SAPPING AMERICA'S ENERGY
April 17, 2009
If Americans don't start paying attention to what Congress is up to, our nation's energy policy may seriously change for the worse. A new bill, the American Clean Energy and Security Act, sponsored by Democrats Henry Waxman (Calif.) and Edward Markey (Mass.) soon goes before the House. But if passed, the impact on Americans would be substantial and detrimental, says Pete du Pont, Policy Chairman of the National Center for Policy Analysis.
Why? Because the bill contains some serious mistakes like slighting nuclear power:
- Nuclear plants generate no carbon dioxide or other pollution, and the 104 already in operation provide America with 73 percent of its CO2-free electricity generation.

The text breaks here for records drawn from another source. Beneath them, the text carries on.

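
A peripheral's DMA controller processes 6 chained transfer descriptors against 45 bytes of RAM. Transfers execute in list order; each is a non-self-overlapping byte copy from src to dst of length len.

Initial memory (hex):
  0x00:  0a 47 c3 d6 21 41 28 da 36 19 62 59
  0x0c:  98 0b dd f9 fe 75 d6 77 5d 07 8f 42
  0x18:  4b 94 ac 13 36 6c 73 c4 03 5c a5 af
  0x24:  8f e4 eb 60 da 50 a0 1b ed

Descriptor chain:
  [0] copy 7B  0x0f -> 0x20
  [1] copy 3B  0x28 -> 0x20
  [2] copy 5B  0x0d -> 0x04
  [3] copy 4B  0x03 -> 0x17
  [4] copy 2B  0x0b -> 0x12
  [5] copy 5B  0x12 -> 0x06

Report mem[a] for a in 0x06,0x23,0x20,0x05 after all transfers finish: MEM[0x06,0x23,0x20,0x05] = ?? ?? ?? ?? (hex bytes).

[0] 0x0f->0x20 len=7 : f9 fe 75 d6 77 5d 07
[1] 0x28->0x20 len=3 : da 50 a0
[2] 0x0d->0x04 len=5 : 0b dd f9 fe 75
[3] 0x03->0x17 len=4 : d6 0b dd f9
[4] 0x0b->0x12 len=2 : 59 98
[5] 0x12->0x06 len=5 : 59 98 5d 07 8f
query mem[0x06]=0x59, mem[0x23]=0xd6, mem[0x20]=0xda, mem[0x05]=0xdd

MEM[0x06,0x23,0x20,0x05] = 59 d6 da dd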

- It's estimated that each new nuclear plant would employ some 2,000 workers to build and 500 people to operate.
- America could use some 40 more nuclear plants, but in the Waxman bill, additional nuclear power plants are likely nonexistent.
Another mistake is the reinstatement of protectionism -- since America's energy restrictions wouldn't apply to manufacturers of goods America imports, unregulated foreign companies could sell their goods in America at lower costs:
- The Waxman bill would seek to remedy this by making companies eligible for rebates determined and allocated by Washington.
- If the president found that the rebates "do not substantially correct competitive imbalances" he could establish a "border adjustment program" requiring foreign companies to pay for special allowances to "cover" the "carbon contained in U.S.-bound products."
- In other words, America would add an international carbon tariff to imported goods.
But rather than creating a new subsidy, wouldn't we be better off distributing those revenues to the American people, asks du Pont? The Obama administration thinks the opposite -- a majority of the money raised by cap-and-trade should be sent only to taxpayers making under a certain amount as a part of his Making Work Pay credit.